Electronic Arts responded to the largely negative criticism saying that the launch "is coming in below our expectations". EA Labels president Frank Gibeau said, "We're disappointed with the critical reception. Internal testing and mock reviews indicated that the game is better than the [Metacritic] score we have right now. We believe it is. However, we are seeing folks out there that just don't like the game." Gibeau went on to say that EA is "not happy" with how the game has been received by the critics.

Despite the mixed response, the Academy of Interactive Arts & Sciences nominated Medal of Honor: Warfighter for "Outstanding Achievement in Sound Design" during the 16th Annual D.I.C.E. Awards.

Aggregate score
| Aggregator | Score |
|---|---|
| Metacritic | PC: 55/100 PS3: 55/100 X360: 53/100 |

Review scores
| Publication | Score |
|---|---|
| Eurogamer | 5/10 |
| G4 | 2.5/5 |
| Game Informer | 5/10 |
| GameSpot | 6/10 |
| GameSpy | 2.5/5 |
| GamesRadar+ | 3/5 |
| GameTrailers | 6.2/10 |
| IGN | 4/10 |
| VideoGamer.com | 5/10 |

=== Pakistani ban ===
The game drew criticism from Pakistan for its portrayal of the country as a "hotbed of terrorism". Medal of Honor: Warfighter and Call of Duty Black Ops II, both of which were released in 2012, were banned by the All Pakistan CD, DVD, Audio Cassette Traders and Manufacturers Association (APCDACTM) over their depictions of terrorism in the country and, in MoH Warfighter, the ISI's apparent support for terrorist organizations. However, access to the game did not see to be hindered as at least one large store in the capital of Islamabad was still making brisk sales of both games and pirated versions of the game are also easily available.

===Sales===
Despite the bad reviews, on October 27, Medal of Honor: Warfighter climbed to the number one spot in UK sales. According to GamesIndustry International, the game sold over 300,000 copies in its first week on shelves, "significantly below analyst expectations". Warfighter was the eighth-best-selling game in the month of October. The game dropped from the top 10 selling games charts in November 2012 following the release of Call of Duty: Black Ops II and Halo 4. In January 2013, it was reported that the game had shipped 3 million copies.

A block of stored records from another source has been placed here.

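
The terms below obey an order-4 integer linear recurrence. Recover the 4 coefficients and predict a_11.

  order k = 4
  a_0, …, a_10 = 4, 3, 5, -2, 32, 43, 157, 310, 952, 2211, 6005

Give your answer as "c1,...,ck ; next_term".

1,3,1,4 ; 14830

  a_4 = 1·-2 + 3·5 + 1·3 + 4·4 = 32
  a_5 = 1·32 + 3·-2 + 1·5 + 4·3 = 43
  a_6 = 1·43 + 3·32 + 1·-2 + 4·5 = 157
  a_7 = 1·157 + 3·43 + 1·32 + 4·-2 = 310
  a_8 = 1·310 + 3·157 + 1·43 + 4·32 = 952
  a_9 = 1·952 + 3·310 + 1·157 + 4·43 = 2211
  a_10 = 1·2211 + 3·952 + 1·310 + 4·157 = 6005
  a_11 = 1·6005 + 3·2211 + 1·952 + 4·310 = 14830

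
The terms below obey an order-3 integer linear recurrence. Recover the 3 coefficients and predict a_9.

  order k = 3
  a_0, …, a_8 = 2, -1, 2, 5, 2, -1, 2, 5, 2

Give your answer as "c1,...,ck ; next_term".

1,-1,1 ; -1

  a_3 = 1·2 + -1·-1 + 1·2 = 5
  a_4 = 1·5 + -1·2 + 1·-1 = 2
  a_5 = 1·2 + -1·5 + 1·2 = -1
  a_6 = 1·-1 + -1·2 + 1·5 = 2
  a_7 = 1·2 + -1·-1 + 1·2 = 5
  a_8 = 1·5 + -1·2 + 1·-1 = 2
  a_9 = 1·2 + -1·5 + 1·2 = -1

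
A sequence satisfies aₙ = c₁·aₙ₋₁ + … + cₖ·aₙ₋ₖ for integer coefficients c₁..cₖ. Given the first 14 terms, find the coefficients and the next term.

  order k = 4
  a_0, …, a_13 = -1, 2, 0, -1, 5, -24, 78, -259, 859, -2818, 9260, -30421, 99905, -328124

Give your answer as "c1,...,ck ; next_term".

  a_4 = -3·-1 + 1·0 + -1·2 + -4·-1 = 5
  a_5 = -3·5 + 1·-1 + -1·0 + -4·2 = -24
  a_6 = -3·-24 + 1·5 + -1·-1 + -4·0 = 78
  a_7 = -3·78 + 1·-24 + -1·5 + -4·-1 = -259
  a_8 = -3·-259 + 1·78 + -1·-24 + -4·5 = 859
  a_9 = -3·859 + 1·-259 + -1·78 + -4·-24 = -2818
  a_10 = -3·-2818 + 1·859 + -1·-259 + -4·78 = 9260
  a_11 = -3·9260 + 1·-2818 + -1·859 + -4·-259 = -30421
  a_12 = -3·-30421 + 1·9260 + -1·-2818 + -4·859 = 99905
  a_13 = -3·99905 + 1·-30421 + -1·9260 + -4·-2818 = -328124
  a_14 = -3·-328124 + 1·99905 + -1·-30421 + -4·9260 = 1077658

-3,1,-1,-4 ; 1077658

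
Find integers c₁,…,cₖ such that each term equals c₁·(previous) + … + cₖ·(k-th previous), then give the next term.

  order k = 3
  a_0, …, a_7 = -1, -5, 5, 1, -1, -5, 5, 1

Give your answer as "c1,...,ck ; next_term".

-1,-1,-1 ; -1

  a_3 = -1·5 + -1·-5 + -1·-1 = 1
  a_4 = -1·1 + -1·5 + -1·-5 = -1
  a_5 = -1·-1 + -1·1 + -1·5 = -5
  a_6 = -1·-5 + -1·-1 + -1·1 = 5
  a_7 = -1·5 + -1·-5 + -1·-1 = 1
  a_8 = -1·1 + -1·5 + -1·-5 = -1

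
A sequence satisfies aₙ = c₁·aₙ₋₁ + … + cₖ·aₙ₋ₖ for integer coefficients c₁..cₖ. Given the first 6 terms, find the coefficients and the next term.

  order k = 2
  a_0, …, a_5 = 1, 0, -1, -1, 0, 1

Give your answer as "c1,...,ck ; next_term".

1,-1 ; 1

  a_2 = 1·0 + -1·1 = -1
  a_3 = 1·-1 + -1·0 = -1
  a_4 = 1·-1 + -1·-1 = 0
  a_5 = 1·0 + -1·-1 = 1
  a_6 = 1·1 + -1·0 = 1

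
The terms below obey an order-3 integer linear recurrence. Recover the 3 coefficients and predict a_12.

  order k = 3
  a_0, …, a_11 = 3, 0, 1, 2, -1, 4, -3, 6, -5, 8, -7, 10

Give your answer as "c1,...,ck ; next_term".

-1,1,1 ; -9

  a_3 = -1·1 + 1·0 + 1·3 = 2
  a_4 = -1·2 + 1·1 + 1·0 = -1
  a_5 = -1·-1 + 1·2 + 1·1 = 4
  a_6 = -1·4 + 1·-1 + 1·2 = -3
  a_7 = -1·-3 + 1·4 + 1·-1 = 6
  a_8 = -1·6 + 1·-3 + 1·4 = -5
  a_9 = -1·-5 + 1·6 + 1·-3 = 8
  a_10 = -1·8 + 1·-5 + 1·6 = -7
  a_11 = -1·-7 + 1·8 + 1·-5 = 10
  a_12 = -1·10 + 1·-7 + 1·8 = -9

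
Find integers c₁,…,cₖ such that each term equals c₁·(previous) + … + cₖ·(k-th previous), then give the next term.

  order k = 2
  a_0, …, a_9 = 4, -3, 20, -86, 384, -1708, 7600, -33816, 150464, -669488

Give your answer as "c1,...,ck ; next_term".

-4,2 ; 2978880

  a_2 = -4·-3 + 2·4 = 20
  a_3 = -4·20 + 2·-3 = -86
  a_4 = -4·-86 + 2·20 = 384
  a_5 = -4·384 + 2·-86 = -1708
  a_6 = -4·-1708 + 2·384 = 7600
  a_7 = -4·7600 + 2·-1708 = -33816
  a_8 = -4·-33816 + 2·7600 = 150464
  a_9 = -4·150464 + 2·-33816 = -669488
  a_10 = -4·-669488 + 2·150464 = 2978880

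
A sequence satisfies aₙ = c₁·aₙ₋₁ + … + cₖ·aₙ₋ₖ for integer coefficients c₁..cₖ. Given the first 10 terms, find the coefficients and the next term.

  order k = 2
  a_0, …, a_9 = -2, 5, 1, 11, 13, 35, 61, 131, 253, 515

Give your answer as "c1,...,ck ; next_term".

1,2 ; 1021

  a_2 = 1·5 + 2·-2 = 1
  a_3 = 1·1 + 2·5 = 11
  a_4 = 1·11 + 2·1 = 13
  a_5 = 1·13 + 2·11 = 35
  a_6 = 1·35 + 2·13 = 61
  a_7 = 1·61 + 2·35 = 131
  a_8 = 1·131 + 2·61 = 253
  a_9 = 1·253 + 2·131 = 515
  a_10 = 1·515 + 2·253 = 1021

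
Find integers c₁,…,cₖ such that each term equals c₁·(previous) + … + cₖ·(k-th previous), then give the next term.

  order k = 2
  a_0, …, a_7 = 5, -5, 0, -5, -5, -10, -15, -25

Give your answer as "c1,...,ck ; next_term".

1,1 ; -40

  a_2 = 1·-5 + 1·5 = 0
  a_3 = 1·0 + 1·-5 = -5
  a_4 = 1·-5 + 1·0 = -5
  a_5 = 1·-5 + 1·-5 = -10
  a_6 = 1·-10 + 1·-5 = -15
  a_7 = 1·-15 + 1·-10 = -25
  a_8 = 1·-25 + 1·-15 = -40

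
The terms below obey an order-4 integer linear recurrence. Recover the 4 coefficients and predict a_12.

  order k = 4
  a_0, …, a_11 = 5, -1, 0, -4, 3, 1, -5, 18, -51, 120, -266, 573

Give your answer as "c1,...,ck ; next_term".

-3,-2,-1,-2 ; -1205

  a_4 = -3·-4 + -2·0 + -1·-1 + -2·5 = 3
  a_5 = -3·3 + -2·-4 + -1·0 + -2·-1 = 1
  a_6 = -3·1 + -2·3 + -1·-4 + -2·0 = -5
  a_7 = -3·-5 + -2·1 + -1·3 + -2·-4 = 18
  a_8 = -3·18 + -2·-5 + -1·1 + -2·3 = -51
  a_9 = -3·-51 + -2·18 + -1·-5 + -2·1 = 120
  a_10 = -3·120 + -2·-51 + -1·18 + -2·-5 = -266
  a_11 = -3·-266 + -2·120 + -1·-51 + -2·18 = 573
  a_12 = -3·573 + -2·-266 + -1·120 + -2·-51 = -1205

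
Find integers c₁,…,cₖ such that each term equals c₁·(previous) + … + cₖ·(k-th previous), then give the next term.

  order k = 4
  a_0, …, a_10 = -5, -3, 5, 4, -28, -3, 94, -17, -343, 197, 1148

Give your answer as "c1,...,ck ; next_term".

-1,-3,-2,3 ; -1104

  a_4 = -1·4 + -3·5 + -2·-3 + 3·-5 = -28
  a_5 = -1·-28 + -3·4 + -2·5 + 3·-3 = -3
  a_6 = -1·-3 + -3·-28 + -2·4 + 3·5 = 94
  a_7 = -1·94 + -3·-3 + -2·-28 + 3·4 = -17
  a_8 = -1·-17 + -3·94 + -2·-3 + 3·-28 = -343
  a_9 = -1·-343 + -3·-17 + -2·94 + 3·-3 = 197
  a_10 = -1·197 + -3·-343 + -2·-17 + 3·94 = 1148
  a_11 = -1·1148 + -3·197 + -2·-343 + 3·-17 = -1104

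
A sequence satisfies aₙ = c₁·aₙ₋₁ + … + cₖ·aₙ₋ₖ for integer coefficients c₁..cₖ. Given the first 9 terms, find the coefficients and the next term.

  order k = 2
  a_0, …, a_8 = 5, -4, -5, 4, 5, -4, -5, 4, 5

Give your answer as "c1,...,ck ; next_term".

0,-1 ; -4

  a_2 = 0·-4 + -1·5 = -5
  a_3 = 0·-5 + -1·-4 = 4
  a_4 = 0·4 + -1·-5 = 5
  a_5 = 0·5 + -1·4 = -4
  a_6 = 0·-4 + -1·5 = -5
  a_7 = 0·-5 + -1·-4 = 4
  a_8 = 0·4 + -1·-5 = 5
  a_9 = 0·5 + -1·4 = -4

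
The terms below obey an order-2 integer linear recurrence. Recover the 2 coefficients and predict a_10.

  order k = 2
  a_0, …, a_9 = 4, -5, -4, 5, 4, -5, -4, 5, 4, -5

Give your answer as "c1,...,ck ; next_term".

  a_2 = 0·-5 + -1·4 = -4
  a_3 = 0·-4 + -1·-5 = 5
  a_4 = 0·5 + -1·-4 = 4
  a_5 = 0·4 + -1·5 = -5
  a_6 = 0·-5 + -1·4 = -4
  a_7 = 0·-4 + -1·-5 = 5
  a_8 = 0·5 + -1·-4 = 4
  a_9 = 0·4 + -1·5 = -5
  a_10 = 0·-5 + -1·4 = -4

0,-1 ; -4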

Peter Moore, COO of EA, revealed in their Q3 2013 earnings call that due to the game's "poor critical and commercial reception", the Medal of Honor series would be placed on hold. Richard Hilleman, chief creative officer at EA described Warfighters poor performance as "an execution problem" caused by a lack of quality leadership. Hilleman stated that while Medal of Honor could make a return, EA's focus would be on the Battlefield series.

==Sequel==
The next Medal of Honor game would not be released for eight years until Respawn Entertainment released Medal of Honor: Above and Beyond on December 11, 2020. It is set in World War II like the earlier games in the series. Unlike the other installments, Above and Beyond was released as a VR on Microsoft Windows only.